Family reunification across the EU has strict limitations on which family members can be reunited, mostly being limited to married spouses and children under the age of 18. Considering the events unfolding in Ukraine and in other conflict areas, the sponsor refugee should be able to bring other family members, including other children who are over 18 or their parents who may be dependent upon them to avoid separating families. Importantly, children who arrive unaccompanied are especially vulnerable and should have their reunification processes prioritised. The case of the UK is specially concerning since currently unaccompanied minors are denied the right to apply for family reunification, condemning them to live apart from their families for the rest of their lives, thereby contravening international law.
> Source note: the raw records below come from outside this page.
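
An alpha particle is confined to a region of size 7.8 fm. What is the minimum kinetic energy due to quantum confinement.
21.463 keV

Using the uncertainty principle:

1. Position uncertainty: Δx ≈ 7.800e-15 m
2. Minimum momentum uncertainty: Δp = ℏ/(2Δx) = 6.760e-21 kg·m/s
3. Minimum kinetic energy:
   KE = (Δp)²/(2m) = (6.760e-21)²/(2 × 6.645e-27 kg)
   KE = 3.439e-15 J = 21.463 keV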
The overarching principle should be that all refugees have the right to a family life and family reunification, avoiding long bureaucratic procedures.


The current situation calls for a coordinated, holistic, and comprehensive policy approach to support the social inclusion of refugees in local communities. It is to be hoped that the policy response to Ukrainian refugees will lead to permanent positive changes in the UK’s and EU’s refugee reception policies and practices such that the support and empathy extended to Ukrainians is expanded to include all refugees fleeing war and conflict. The crisis in Ukraine presents an opportunity for the Nordic countries to re-affirm the principles of the 1951 UN Refugee Convention and the 1967 Protocol as well as the European Convention on Human Rights.